# Looking for a Lemon Cake recipe



## BrianGSDTexoma (Aug 30, 2020)

I am wanting to make to a Lemon cake for Labor day.  Anyone have a great recipe?  Maybe using lemon curd?


----------



## Kevin DeShazo (Aug 30, 2020)

i tried a lemon cake twice, I went back to a box mix, but the one I used was a Paula Deen recipe. I kid you not, cake was so bad, the icing was running off it. Best of luck to you in your quest.


----------



## jcam222 (Aug 30, 2020)

Brian I posted a sugar free Starbucks lemon loaf here that is to die for. It’s my wife’s favorite request now. Very moist and lemony.


----------



## jcam222 (Aug 30, 2020)

Pics below are the actual cake I made 
	

	




						Keto Starbucks Lemon Loaf knock off
					

Happy Easter!! Here is the Easter afternoon dessert project. Keto knockoff of Starbucks Lemon Loaf.  Ingredients • Cake o 5 Eggs o 2/3 cup of Swerve granulated (or any Keto sweetener) o ½ cup butter o 2 ¼ cup almond flour o 5 TBSP coconut flour o 1 TBSP baking powder o ¼ cup lemon juice o 2 tsp...

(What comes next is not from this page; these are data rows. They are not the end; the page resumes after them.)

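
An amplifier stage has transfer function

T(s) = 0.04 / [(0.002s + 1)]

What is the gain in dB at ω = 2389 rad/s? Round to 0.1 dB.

At ω = 2389 rad/s:
pole (1 + j2389·0.002) = 1 + j4.778 → |·| ≈ 4.8815, ∠ ≈ 78.18°
|T| = 0.04 · 1 / (4.8815) ≈ 0.0081942
Gain = 20 log₁₀(0.0081942) ≈ -41.73 dB

-41.7 dB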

					www.smokingmeatforums.com


----------



## Sowsage (Aug 30, 2020)

Brian, my wife has made one from Ina Garten. It's killer! If your looking for something sugar free the one Jeff posted looks amazing!
This is the Ina Garten recipe. 






						Lemon Cake
					

Get Lemon Cake Recipe from Food Network




					www-foodnetwork-com.cdn.ampproject.org


----------



## BrianGSDTexoma (Aug 30, 2020)

jcam222 said:


> Pics below are the actual cake I made
> 
> 
> 
> ...


I see you trying to keep me on the straight.  I actually have all those ingredients.


----------



## jcam222 (Aug 30, 2020)

Brian Trommater said:


> I see you trying to keep me on the straight.  I actually have all those ingredients.


I swear if you like moist lemon cake you will love this. I increased the amount of confectionary swerve in the glaze to almost get a thin icing. Lol if someone had one of these for sale right now I’d go $30 on it. It’s money.


----------



## Chasdev (Aug 30, 2020)

Michael Simon has a killer upside down lemon cake.









						Lemon Upside-Down Cake
					

Get Lemon Upside-Down Cake Recipe from Food Network




					www.foodnetwork.com


----------